Does a global economy still exist? If one were to base one's judgment solely on the recent meetings of the world's most powerful decision-makers-whether at Geneva, Versailles or Cancún-the answer might well be "no." Conflicting perceptions, diverging priorities, and lack of any sense of direction suggest, indeed, that the concept of world interdependence has been lost in a policy and intellectual vacuum. Seldom have so many common interests run into so many common problems to produce so little common action.
Let us hope that the period extending from the July 1981 Ottawa summit to the Versailles summit of June 1982 and to the Geneva GATT ministerial meeting in November 1982 will be seen in retrospect as the nadir of international economic cooperation. The story of the 1960s had been that of a prosperous blossoming of the trees planted at Bretton Woods. With a few noticeable exceptions, the story of the 1970s and early 1980s was one of missed opportunities and growing intellectual disarray. We failed to plant the seeds of organization and reform that the emergence of a truly global economic system was beginning to call for.
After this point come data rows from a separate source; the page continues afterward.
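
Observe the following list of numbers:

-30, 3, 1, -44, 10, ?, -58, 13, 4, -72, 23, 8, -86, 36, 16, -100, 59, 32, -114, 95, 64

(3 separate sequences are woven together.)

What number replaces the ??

Split by position mod 3: positions 1, 4, 7, … form one track, and each other residue class forms its own.
Stream A: -30, -44, -58, -72, -86, -100, -114 — linear: a_n = -16 − 14·n.
Stream B: 3, 10, 13, 23, 36, 59, 95 — a Fibonacci-like recurrence a_n = a_{n-1} + a_{n-2}.
Stream C: 1, ?, 4, 8, 16, 32, 64 — powers 2^0, 2^1, 2^2, ….
Filling stream C at index 2 by its rule yields 2.

2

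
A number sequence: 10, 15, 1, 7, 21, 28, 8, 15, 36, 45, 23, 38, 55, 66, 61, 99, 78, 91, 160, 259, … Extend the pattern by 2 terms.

The slot pattern repeats as AABB (period 4), so there are 2 interleaved tracks.
Track A = 10, 15, 21, 28, 36, 45, 55, 66, 78, 91: the triangular numbers T_4, T_5, ….
Track B = 1, 7, 8, 15, 23, 38, 61, 99, 160, 259: each term equals the sum of the previous two.
Position 21 → track A, term 11 = 105.
Position 22 falls in track A as its term 12, giving 120.

105, 120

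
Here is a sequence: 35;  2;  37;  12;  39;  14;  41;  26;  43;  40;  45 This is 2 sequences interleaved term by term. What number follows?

66

The terms cycle through 2 interleaved subsequences.
Track A is 35, 37, 39, 41, 43, 45, which is arithmetic with common difference +2.
Track B is 2, 12, 14, 26, 40, which is each term equals the sum of the previous two.
Position 12 falls in track B as its term 6, giving 66.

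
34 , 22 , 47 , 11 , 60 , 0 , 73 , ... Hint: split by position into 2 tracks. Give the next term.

-11

Odd-indexed and even-indexed terms follow separate rules.
Track A: 34, 47, 60, 73. Arithmetic with common difference +13.
Track B: 22, 11, 0. Subtracting 11 each time.
Term 8 comes from track B (its 4th entry): -11.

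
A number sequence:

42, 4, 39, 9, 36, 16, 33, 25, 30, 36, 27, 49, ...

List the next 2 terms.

24, 64

Taking every 2nd term gives 2 separate tracks.
Track A is 42, 39, 36, 33, 30, 27, which is linear: a_n = 45 − 3·n.
Track B is 4, 9, 16, 25, 36, 49, which is consecutive squares n² from n = 2.
The 13th slot belongs to track A; its 7th term is 24.
Position 14 → track B, term 7 = 64.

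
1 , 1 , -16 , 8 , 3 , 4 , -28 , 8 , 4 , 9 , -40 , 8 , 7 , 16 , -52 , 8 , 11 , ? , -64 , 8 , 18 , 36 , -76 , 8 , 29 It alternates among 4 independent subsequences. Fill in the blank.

25

Taking every 4th term gives 4 separate tracks.
Track A: 1, 3, 4, 7, 11, 18, 29 — a Fibonacci-like recurrence a_n = a_{n-1} + a_{n-2}.
Track B: 1, 4, 9, 16, ?, 36 — the squares 1², 2², 3², ….
Track C: -16, -28, -40, -52, -64, -76 — subtracting 12 each time.
Track D: 8, 8, 8, 8, 8, 8 — constant 8.
So the missing entry in track B is 25.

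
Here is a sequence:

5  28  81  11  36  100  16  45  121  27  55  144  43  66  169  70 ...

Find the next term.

Read the sequence 3 terms at a time; column i is its own pattern.
Track A: 5, 11, 16, 27, 43, 70. A Fibonacci-like recurrence a_n = a_{n-1} + a_{n-2}.
Track B: 28, 36, 45, 55, 66. The triangular numbers T_7, T_8, ….
Track C: 81, 100, 121, 144, 169. Consecutive squares n² from n = 9.
Term 17 comes from track B (its 6th entry): 78.

78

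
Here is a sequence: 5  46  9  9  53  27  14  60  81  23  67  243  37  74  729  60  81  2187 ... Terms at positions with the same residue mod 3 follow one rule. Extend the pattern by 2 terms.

Taking every 3rd term gives 3 separate tracks.
Track A: 5, 9, 14, 23, 37, 60 — each term equals the sum of the previous two.
Track B: 46, 53, 60, 67, 74, 81 — linear: a_n = 39 + 7·n.
Track C: 9, 27, 81, 243, 729, 2187 — powers of 3.
Term 19 comes from track A (its 7th entry): 97.
Position 20 falls in track B as its term 7, giving 88.

97, 88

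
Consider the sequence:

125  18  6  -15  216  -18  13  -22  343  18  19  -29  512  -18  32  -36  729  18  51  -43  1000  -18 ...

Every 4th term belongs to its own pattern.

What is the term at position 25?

Split by position mod 4: positions 1, 5, 9, … form one track, and each other residue class forms its own.
Subsequence A = 125, 216, 343, 512, 729, 1000: consecutive cubes n³ from n = 5.
Subsequence B = 18, -18, 18, -18, 18, -18: alternating ±18.
Subsequence C = 6, 13, 19, 32, 51: Fibonacci-style (each term is the sum of the two before it).
Subsequence D = -15, -22, -29, -36, -43: linear: a_n = -8 − 7·n.
The 25th slot belongs to subsequence A; its 7th term is 1331.

1331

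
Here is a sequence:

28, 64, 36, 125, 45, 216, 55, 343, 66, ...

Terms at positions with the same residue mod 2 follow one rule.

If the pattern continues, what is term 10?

512

Positions 1, 3, 5, … form one subsequence and positions 2, 4, 6, … form another.
Track A = 28, 36, 45, 55, 66: the triangular numbers T_7, T_8, ….
Track B = 64, 125, 216, 343: the cubes 4³, 5³, 6³, ….
Position 10 → track B, term 5 = 512.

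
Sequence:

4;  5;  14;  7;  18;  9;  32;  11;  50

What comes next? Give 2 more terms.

Positions 1, 3, 5, … form one subsequence and positions 2, 4, 6, … form another.
Track A: 4, 14, 18, 32, 50 (Fibonacci-style (each term is the sum of the two before it)).
Track B: 5, 7, 9, 11 (arithmetic with common difference +2).
Term 10 comes from track B (its 5th entry): 13.
The 11th slot belongs to track A; its 6th term is 82.

13, 82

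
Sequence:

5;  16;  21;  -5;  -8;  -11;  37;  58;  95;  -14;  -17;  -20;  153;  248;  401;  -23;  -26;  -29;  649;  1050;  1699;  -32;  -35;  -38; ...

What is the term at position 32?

18842

Reading positions in blocks of 6 reveals the pattern AAABBB — 2 tracks woven together.
Track A is 5, 16, 21, 37, 58, 95, 153, 248, 401, 649, 1050, 1699, which is a Fibonacci-like recurrence a_n = a_{n-1} + a_{n-2}.
Track B is -5, -8, -11, -14, -17, -20, -23, -26, -29, -32, -35, -38, which is arithmetic, step −3.
Position 32 → track A, term 17 = 18842.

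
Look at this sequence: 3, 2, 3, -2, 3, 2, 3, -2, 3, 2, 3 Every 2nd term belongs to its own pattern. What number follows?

-2

Positions 1, 3, 5, … form one subsequence and positions 2, 4, 6, … form another.
Track A is 3, 3, 3, 3, 3, 3, which is the constant sequence 3.
Track B is 2, -2, 2, -2, 2, which is the oscillation 2·(−1)^(n+1).
Term 12 comes from track B (its 6th entry): -2.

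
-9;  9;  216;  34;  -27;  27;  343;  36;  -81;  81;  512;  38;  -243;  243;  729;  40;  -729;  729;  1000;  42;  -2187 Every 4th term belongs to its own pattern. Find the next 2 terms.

2187, 1331

Taking every 4th term gives 4 separate tracks.
Stream A is -9, -27, -81, -243, -729, -2187, which is a geometric progression (common ratio 3).
Stream B is 9, 27, 81, 243, 729, which is powers 3^2, 3^3, 3^4, ….
Stream C is 216, 343, 512, 729, 1000, which is perfect cubes starting at 6³.
Stream D is 34, 36, 38, 40, 42, which is adding 2 each time.
Position 22 falls in stream B as its term 6, giving 2187.
The 23rd slot belongs to stream C; its 6th term is 1331.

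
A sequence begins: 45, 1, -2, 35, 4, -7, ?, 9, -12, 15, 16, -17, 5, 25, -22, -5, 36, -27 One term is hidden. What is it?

25

Split by position mod 3: positions 1, 4, 7, … form one track, and each other residue class forms its own.
Track A: 45, 35, ?, 15, 5, -5 (arithmetic with common difference −10).
Track B: 1, 4, 9, 16, 25, 36 (consecutive squares n² from n = 1).
Track C: -2, -7, -12, -17, -22, -27 (subtracting 5 each time).
Track A's pattern makes the blank 25.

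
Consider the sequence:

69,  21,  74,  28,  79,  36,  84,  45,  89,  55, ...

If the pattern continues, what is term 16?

Taking every 2nd term gives 2 separate tracks.
Stream A = 69, 74, 79, 84, 89: adding 5 each time.
Stream B = 21, 28, 36, 45, 55: the triangular numbers T_6, T_7, ….
Term 16 comes from stream B (its 8th entry): 91.

91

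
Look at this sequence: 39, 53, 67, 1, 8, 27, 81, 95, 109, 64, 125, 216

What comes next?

Positions follow the repeating pattern AAABBB; grouping by letter gives 2 tracks.
Subsequence A: 39, 53, 67, 81, 95, 109 — linear: a_n = 25 + 14·n.
Subsequence B: 1, 8, 27, 64, 125, 216 — consecutive cubes n³ from n = 1.
Position 13 falls in subsequence A as its term 7, giving 123.

123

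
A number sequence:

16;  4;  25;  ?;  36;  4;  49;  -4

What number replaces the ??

-4

Taking every 2nd term gives 2 separate tracks.
Track A = 16, 25, 36, 49: consecutive squares n² from n = 4.
Track B = 4, ?, 4, -4: oscillating between 4 and -4.
Track B's pattern makes the blank -4.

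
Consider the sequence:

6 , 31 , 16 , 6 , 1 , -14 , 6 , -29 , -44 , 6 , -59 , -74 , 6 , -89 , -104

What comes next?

Positions follow the repeating pattern ABB; grouping by letter gives 2 tracks.
Track A = 6, 6, 6, 6, 6: the constant sequence 6.
Track B = 31, 16, 1, -14, -29, -44, -59, -74, -89, -104: linear: a_n = 46 − 15·n.
Position 16 falls in track A as its term 6, giving 6.

6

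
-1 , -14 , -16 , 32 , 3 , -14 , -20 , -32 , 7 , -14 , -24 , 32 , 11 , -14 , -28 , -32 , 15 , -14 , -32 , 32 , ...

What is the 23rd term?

-36

Taking every 4th term gives 4 separate tracks.
Stream A: -1, 3, 7, 11, 15 (adding 4 each time).
Stream B: -14, -14, -14, -14, -14 (always -14).
Stream C: -16, -20, -24, -28, -32 (arithmetic, step −4).
Stream D: 32, -32, 32, -32, 32 (oscillating between 32 and -32).
Term 23 comes from stream C (its 6th entry): -36.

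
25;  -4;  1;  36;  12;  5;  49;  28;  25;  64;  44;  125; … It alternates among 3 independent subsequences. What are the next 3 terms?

81, 60, 625

Split by position mod 3 into 3 tracks.
Subsequence A: 25, 36, 49, 64. Consecutive squares n² from n = 5.
Subsequence B: -4, 12, 28, 44. Adding 16 each time.
Subsequence C: 1, 5, 25, 125. Successive powers of 5.
Term 13 comes from subsequence A (its 5th entry): 81.
Position 14 → subsequence B, term 5 = 60.
Position 15 falls in subsequence C as its term 5, giving 625.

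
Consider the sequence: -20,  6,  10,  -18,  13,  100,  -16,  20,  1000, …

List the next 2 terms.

Taking every 3rd term gives 3 separate tracks.
Track A: -20, -18, -16. Arithmetic with common difference +2.
Track B: 6, 13, 20. Linear: a_n = -1 + 7·n.
Track C: 10, 100, 1000. Multiplying by 10 each time.
Position 10 falls in track A as its term 4, giving -14.
Position 11 → track B, term 4 = 27.

-14, 27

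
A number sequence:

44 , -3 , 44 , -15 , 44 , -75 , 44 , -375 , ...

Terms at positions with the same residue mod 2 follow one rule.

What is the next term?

Taking every 2nd term gives 2 separate tracks.
Track A = 44, 44, 44, 44: the constant sequence 44.
Track B = -3, -15, -75, -375: geometric with ratio 5.
Term 9 comes from track A (its 5th entry): 44.

44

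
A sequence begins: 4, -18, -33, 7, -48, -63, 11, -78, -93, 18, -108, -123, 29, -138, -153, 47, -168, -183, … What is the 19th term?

76

The slot pattern repeats as ABB (period 3), so there are 2 interleaved tracks.
Track A: 4, 7, 11, 18, 29, 47 (each term equals the sum of the previous two).
Track B: -18, -33, -48, -63, -78, -93, -108, -123, -138, -153, -168, -183 (arithmetic with common difference −15).
Term 19 comes from track A (its 7th entry): 76.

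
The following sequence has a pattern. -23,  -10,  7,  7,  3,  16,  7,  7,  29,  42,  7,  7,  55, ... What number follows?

68

Positions follow the repeating pattern AABB; grouping by letter gives 2 tracks.
Track A is -23, -10, 3, 16, 29, 42, 55, which is arithmetic with common difference +13.
Track B is 7, 7, 7, 7, 7, 7, which is constant 7.
Term 14 comes from track A (its 8th entry): 68.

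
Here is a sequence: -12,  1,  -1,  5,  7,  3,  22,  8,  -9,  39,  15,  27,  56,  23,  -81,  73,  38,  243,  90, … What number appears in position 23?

Split by position mod 3 into 3 tracks.
Track A: -12, 5, 22, 39, 56, 73, 90 — linear: a_n = -29 + 17·n.
Track B: 1, 7, 8, 15, 23, 38 — Fibonacci-style (each term is the sum of the two before it).
Track C: -1, 3, -9, 27, -81, 243 — multiplying by -3 each time.
Term 23 comes from track B (its 8th entry): 99.

99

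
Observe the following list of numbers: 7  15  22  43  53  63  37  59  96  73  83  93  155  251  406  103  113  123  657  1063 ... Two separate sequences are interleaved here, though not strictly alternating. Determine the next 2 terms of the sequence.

1720, 133

Reading positions in blocks of 6 reveals the pattern AAABBB — 2 tracks woven together.
Stream A: 7, 15, 22, 37, 59, 96, 155, 251, 406, 657, 1063. Each term equals the sum of the previous two.
Stream B: 43, 53, 63, 73, 83, 93, 103, 113, 123. Adding 10 each time.
The 21st slot belongs to stream A; its 12th term is 1720.
Position 22 falls in stream B as its term 10, giving 133.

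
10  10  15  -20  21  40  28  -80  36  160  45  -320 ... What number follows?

Split by position mod 2 into 2 tracks.
Track A: 10, 15, 21, 28, 36, 45 — triangular numbers starting at T_4.
Track B: 10, -20, 40, -80, 160, -320 — geometric with ratio -2.
The 13th slot belongs to track A; its 7th term is 55.

55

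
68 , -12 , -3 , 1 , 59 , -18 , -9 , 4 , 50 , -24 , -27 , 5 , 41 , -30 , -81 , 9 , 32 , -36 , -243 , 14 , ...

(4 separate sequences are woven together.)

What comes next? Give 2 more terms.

Split by position mod 4: positions 1, 5, 9, … form one track, and each other residue class forms its own.
Track A: 68, 59, 50, 41, 32 — subtracting 9 each time.
Track B: -12, -18, -24, -30, -36 — subtracting 6 each time.
Track C: -3, -9, -27, -81, -243 — geometric, ×3 each step.
Track D: 1, 4, 5, 9, 14 — each term equals the sum of the previous two.
The 21st slot belongs to track A; its 6th term is 23.
The 22nd slot belongs to track B; its 6th term is -42.

23, -42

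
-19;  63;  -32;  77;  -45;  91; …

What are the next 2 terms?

Positions 1, 3, 5, … form one subsequence and positions 2, 4, 6, … form another.
Subsequence A: -19, -32, -45 — arithmetic, step −13.
Subsequence B: 63, 77, 91 — adding 14 each time.
Position 7 → subsequence A, term 4 = -58.
Term 8 comes from subsequence B (its 4th entry): 105.

-58, 105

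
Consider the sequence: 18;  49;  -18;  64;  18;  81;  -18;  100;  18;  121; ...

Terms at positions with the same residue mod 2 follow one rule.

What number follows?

Positions 1, 3, 5, … form one subsequence and positions 2, 4, 6, … form another.
Stream A: 18, -18, 18, -18, 18 — the oscillation 18·(−1)^(n+1).
Stream B: 49, 64, 81, 100, 121 — the squares 7², 8², 9², ….
Term 11 comes from stream A (its 6th entry): -18.

-18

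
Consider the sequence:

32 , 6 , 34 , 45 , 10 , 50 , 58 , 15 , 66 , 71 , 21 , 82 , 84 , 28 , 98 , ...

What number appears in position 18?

Split by position mod 3: positions 1, 4, 7, … form one track, and each other residue class forms its own.
Subsequence A is 32, 45, 58, 71, 84, which is adding 13 each time.
Subsequence B is 6, 10, 15, 21, 28, which is triangular numbers n(n+1)/2 for n = 3, 4, ….
Subsequence C is 34, 50, 66, 82, 98, which is arithmetic, step +16.
Position 18 → subsequence C, term 6 = 114.

114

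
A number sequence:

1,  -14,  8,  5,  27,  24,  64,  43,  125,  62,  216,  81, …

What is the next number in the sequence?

343

Taking every 2nd term gives 2 separate tracks.
Track A: 1, 8, 27, 64, 125, 216. The cubes 1³, 2³, 3³, ….
Track B: -14, 5, 24, 43, 62, 81. Linear: a_n = -33 + 19·n.
Term 13 comes from track A (its 7th entry): 343.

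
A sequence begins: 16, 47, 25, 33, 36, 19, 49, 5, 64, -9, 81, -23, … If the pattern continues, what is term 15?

Split by position mod 2 into 2 tracks.
Track A: 16, 25, 36, 49, 64, 81 — consecutive squares n² from n = 4.
Track B: 47, 33, 19, 5, -9, -23 — arithmetic with common difference −14.
Term 15 comes from track A (its 8th entry): 121.

121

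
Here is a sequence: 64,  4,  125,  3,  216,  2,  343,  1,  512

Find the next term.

0

Odd-indexed and even-indexed terms follow separate rules.
Stream A: 64, 125, 216, 343, 512 — consecutive cubes n³ from n = 4.
Stream B: 4, 3, 2, 1 — subtracting 1 each time.
Position 10 falls in stream B as its term 5, giving 0.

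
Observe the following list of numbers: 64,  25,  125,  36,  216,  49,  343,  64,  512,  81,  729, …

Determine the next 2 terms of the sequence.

100, 1000

Positions 1, 3, 5, … form one subsequence and positions 2, 4, 6, … form another.
Subsequence A: 64, 125, 216, 343, 512, 729 — consecutive cubes n³ from n = 4.
Subsequence B: 25, 36, 49, 64, 81 — consecutive squares n² from n = 5.
Position 12 falls in subsequence B as its term 6, giving 100.
The 13th slot belongs to subsequence A; its 7th term is 1000.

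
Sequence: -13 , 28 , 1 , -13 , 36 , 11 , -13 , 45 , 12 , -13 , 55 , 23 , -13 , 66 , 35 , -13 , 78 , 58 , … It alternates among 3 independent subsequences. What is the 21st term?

Read the sequence 3 terms at a time; column i is its own pattern.
Subsequence A: -13, -13, -13, -13, -13, -13 (the constant sequence -13).
Subsequence B: 28, 36, 45, 55, 66, 78 (triangular numbers n(n+1)/2 for n = 7, 8, …).
Subsequence C: 1, 11, 12, 23, 35, 58 (a Fibonacci-like recurrence a_n = a_{n-1} + a_{n-2}).
Term 21 comes from subsequence C (its 7th entry): 93.

93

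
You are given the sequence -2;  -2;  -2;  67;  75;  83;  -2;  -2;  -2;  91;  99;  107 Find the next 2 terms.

Reading positions in blocks of 6 reveals the pattern AAABBB — 2 tracks woven together.
Track A = -2, -2, -2, -2, -2, -2: the constant sequence -2.
Track B = 67, 75, 83, 91, 99, 107: adding 8 each time.
The 13th slot belongs to track A; its 7th term is -2.
Position 14 → track A, term 8 = -2.

-2, -2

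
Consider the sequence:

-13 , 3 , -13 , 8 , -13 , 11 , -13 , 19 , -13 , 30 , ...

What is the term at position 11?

-13

Split by position mod 2 into 2 tracks.
Stream A: -13, -13, -13, -13, -13 (always -13).
Stream B: 3, 8, 11, 19, 30 (each term equals the sum of the previous two).
Position 11 falls in stream A as its term 6, giving -13.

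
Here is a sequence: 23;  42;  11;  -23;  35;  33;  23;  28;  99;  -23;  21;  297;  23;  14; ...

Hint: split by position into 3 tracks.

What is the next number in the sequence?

891

Split by position mod 3 into 3 tracks.
Stream A = 23, -23, 23, -23, 23: oscillating between 23 and -23.
Stream B = 42, 35, 28, 21, 14: arithmetic with common difference −7.
Stream C = 11, 33, 99, 297: geometric, ×3 each step.
Position 15 falls in stream C as its term 5, giving 891.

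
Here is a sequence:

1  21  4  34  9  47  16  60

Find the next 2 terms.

Split by position mod 2 into 2 tracks.
Stream A: 1, 4, 9, 16 — perfect squares starting at 1².
Stream B: 21, 34, 47, 60 — adding 13 each time.
Position 9 → stream A, term 5 = 25.
The 10th slot belongs to stream B; its 5th term is 73.

25, 73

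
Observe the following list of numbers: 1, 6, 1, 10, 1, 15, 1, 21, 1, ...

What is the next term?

28

Positions 1, 3, 5, … form one subsequence and positions 2, 4, 6, … form another.
Track A = 1, 1, 1, 1, 1: always 1.
Track B = 6, 10, 15, 21: triangular numbers n(n+1)/2 for n = 3, 4, ….
Position 10 → track B, term 5 = 28.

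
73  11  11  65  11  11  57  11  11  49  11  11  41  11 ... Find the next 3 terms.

Positions follow the repeating pattern ABB; grouping by letter gives 2 tracks.
Stream A: 73, 65, 57, 49, 41 — arithmetic, step −8.
Stream B: 11, 11, 11, 11, 11, 11, 11, 11, 11 — constant 11.
Position 15 falls in stream B as its term 10, giving 11.
Position 16 → stream A, term 6 = 33.
Position 17 → stream B, term 11 = 11.

11, 33, 11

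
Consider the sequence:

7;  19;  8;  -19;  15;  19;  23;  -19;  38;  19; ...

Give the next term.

61

Taking every 2nd term gives 2 separate tracks.
Track A: 7, 8, 15, 23, 38 — Fibonacci-style (each term is the sum of the two before it).
Track B: 19, -19, 19, -19, 19 — oscillating between 19 and -19.
Position 11 → track A, term 6 = 61.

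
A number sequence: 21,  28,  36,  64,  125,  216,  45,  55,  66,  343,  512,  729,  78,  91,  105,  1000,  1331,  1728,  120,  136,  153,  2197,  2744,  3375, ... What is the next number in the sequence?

171

Positions follow the repeating pattern AAABBB; grouping by letter gives 2 tracks.
Subsequence A is 21, 28, 36, 45, 55, 66, 78, 91, 105, 120, 136, 153, which is triangular numbers n(n+1)/2 for n = 6, 7, ….
Subsequence B is 64, 125, 216, 343, 512, 729, 1000, 1331, 1728, 2197, 2744, 3375, which is consecutive cubes n³ from n = 4.
Position 25 falls in subsequence A as its term 13, giving 171.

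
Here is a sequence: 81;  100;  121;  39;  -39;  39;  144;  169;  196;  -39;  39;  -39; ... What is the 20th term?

Positions follow the repeating pattern AAABBB; grouping by letter gives 2 tracks.
Track A: 81, 100, 121, 144, 169, 196 — perfect squares starting at 9².
Track B: 39, -39, 39, -39, 39, -39 — oscillating between 39 and -39.
The 20th slot belongs to track A; its 11th term is 361.

361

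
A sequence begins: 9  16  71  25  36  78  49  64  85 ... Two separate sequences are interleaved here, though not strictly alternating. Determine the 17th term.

196

The slot pattern repeats as AAB (period 3), so there are 2 interleaved tracks.
Track A = 9, 16, 25, 36, 49, 64: the squares 3², 4², 5², ….
Track B = 71, 78, 85: arithmetic with common difference +7.
Position 17 → track A, term 12 = 196.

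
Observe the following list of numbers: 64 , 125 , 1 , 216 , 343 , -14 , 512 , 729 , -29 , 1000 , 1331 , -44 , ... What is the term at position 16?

Reading positions in blocks of 3 reveals the pattern AAB — 2 tracks woven together.
Stream A: 64, 125, 216, 343, 512, 729, 1000, 1331. The cubes 4³, 5³, 6³, ….
Stream B: 1, -14, -29, -44. Subtracting 15 each time.
Position 16 falls in stream A as its term 11, giving 2744.

2744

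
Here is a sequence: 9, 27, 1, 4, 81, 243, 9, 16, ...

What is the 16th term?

The slot pattern repeats as AABB (period 4), so there are 2 interleaved tracks.
Subsequence A = 9, 27, 81, 243: powers 3^2, 3^3, 3^4, ….
Subsequence B = 1, 4, 9, 16: perfect squares starting at 1².
Position 16 → subsequence B, term 8 = 64.

64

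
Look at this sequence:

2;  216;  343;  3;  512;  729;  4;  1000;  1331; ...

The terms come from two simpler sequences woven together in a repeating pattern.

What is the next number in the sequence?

Positions follow the repeating pattern ABB; grouping by letter gives 2 tracks.
Track A is 2, 3, 4, which is arithmetic with common difference +1.
Track B is 216, 343, 512, 729, 1000, 1331, which is the cubes 6³, 7³, 8³, ….
Position 10 falls in track A as its term 4, giving 5.

5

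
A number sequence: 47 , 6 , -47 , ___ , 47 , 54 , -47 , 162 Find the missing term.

18

Odd-indexed and even-indexed terms follow separate rules.
Track A = 47, -47, 47, -47: oscillating between 47 and -47.
Track B = 6, ?, 54, 162: geometric, ×3 each step.
The gap is track B's term 2; the rule gives 18.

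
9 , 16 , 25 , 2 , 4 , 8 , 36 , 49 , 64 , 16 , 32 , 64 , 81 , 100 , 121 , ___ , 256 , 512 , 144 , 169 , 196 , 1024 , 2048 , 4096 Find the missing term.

The slot pattern repeats as AAABBB (period 6), so there are 2 interleaved tracks.
Stream A = 9, 16, 25, 36, 49, 64, 81, 100, 121, 144, 169, 196: consecutive squares n² from n = 3.
Stream B = 2, 4, 8, 16, 32, 64, ?, 256, 512, 1024, 2048, 4096: successive powers of 2.
The gap is stream B's term 7; the rule gives 128.

128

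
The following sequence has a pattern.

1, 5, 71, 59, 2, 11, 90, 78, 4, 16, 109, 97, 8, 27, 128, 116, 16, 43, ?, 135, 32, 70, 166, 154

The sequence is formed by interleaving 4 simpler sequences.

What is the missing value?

147

The terms cycle through 4 interleaved subsequences.
Track A: 1, 2, 4, 8, 16, 32 (powers of 2).
Track B: 5, 11, 16, 27, 43, 70 (a Fibonacci-like recurrence a_n = a_{n-1} + a_{n-2}).
Track C: 71, 90, 109, 128, ?, 166 (adding 19 each time).
Track D: 59, 78, 97, 116, 135, 154 (linear: a_n = 40 + 19·n).
Filling track C at index 5 by its rule yields 147.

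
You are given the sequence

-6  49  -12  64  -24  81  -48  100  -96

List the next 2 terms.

121, -192

Odd-indexed and even-indexed terms follow separate rules.
Track A: -6, -12, -24, -48, -96 — geometric with ratio 2.
Track B: 49, 64, 81, 100 — perfect squares starting at 7².
Position 10 → track B, term 5 = 121.
Term 11 comes from track A (its 6th entry): -192.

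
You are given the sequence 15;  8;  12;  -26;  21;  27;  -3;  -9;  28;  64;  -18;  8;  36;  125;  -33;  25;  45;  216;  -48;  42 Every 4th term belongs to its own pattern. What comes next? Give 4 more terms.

55, 343, -63, 59

Split by position mod 4 into 4 tracks.
Subsequence A is 15, 21, 28, 36, 45, which is triangular numbers n(n+1)/2 for n = 5, 6, ….
Subsequence B is 8, 27, 64, 125, 216, which is consecutive cubes n³ from n = 2.
Subsequence C is 12, -3, -18, -33, -48, which is linear: a_n = 27 − 15·n.
Subsequence D is -26, -9, 8, 25, 42, which is adding 17 each time.
Position 21 → subsequence A, term 6 = 55.
Position 22 falls in subsequence B as its term 6, giving 343.
Term 23 comes from subsequence C (its 6th entry): -63.
The 24th slot belongs to subsequence D; its 6th term is 59.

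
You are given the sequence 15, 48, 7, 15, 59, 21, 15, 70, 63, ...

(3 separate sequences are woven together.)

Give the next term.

15

Split by position mod 3: positions 1, 4, 7, … form one track, and each other residue class forms its own.
Subsequence A: 15, 15, 15 — the constant sequence 15.
Subsequence B: 48, 59, 70 — arithmetic, step +11.
Subsequence C: 7, 21, 63 — a geometric progression (common ratio 3).
The 10th slot belongs to subsequence A; its 4th term is 15.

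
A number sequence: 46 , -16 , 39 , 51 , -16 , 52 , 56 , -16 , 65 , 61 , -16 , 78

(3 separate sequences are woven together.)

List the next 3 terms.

66, -16, 91

Taking every 3rd term gives 3 separate tracks.
Stream A is 46, 51, 56, 61, which is adding 5 each time.
Stream B is -16, -16, -16, -16, which is constant -16.
Stream C is 39, 52, 65, 78, which is arithmetic, step +13.
Position 13 → stream A, term 5 = 66.
Term 14 comes from stream B (its 5th entry): -16.
Term 15 comes from stream C (its 5th entry): 91.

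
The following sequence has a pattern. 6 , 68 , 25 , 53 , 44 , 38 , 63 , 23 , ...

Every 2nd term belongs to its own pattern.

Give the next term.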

It simply has not sunk in how rapidly the world has changed, not only during the fast-growth period of the 1960s but also during the lower-growth decade of the 1970s. We confuse stagnant growth with "no change" scenarios, when in fact the level of interdependence between countries may never have increased faster and the underlying structure of power changed more deeply than in the latter period.
Thus, we are still striving to overcome an international economic crisis through national economic policies. Models of closed national economies still govern much of our thinking, and we wonder with incredulity at their failure-be it on the Keynesian or on the monetarist side. Modest coordination proposals aimed at promoting a much needed world recovery still arouse controversy and skepticism-when in fact national policymakers have obviously lost control over their much cherished spheres of economic autonomy.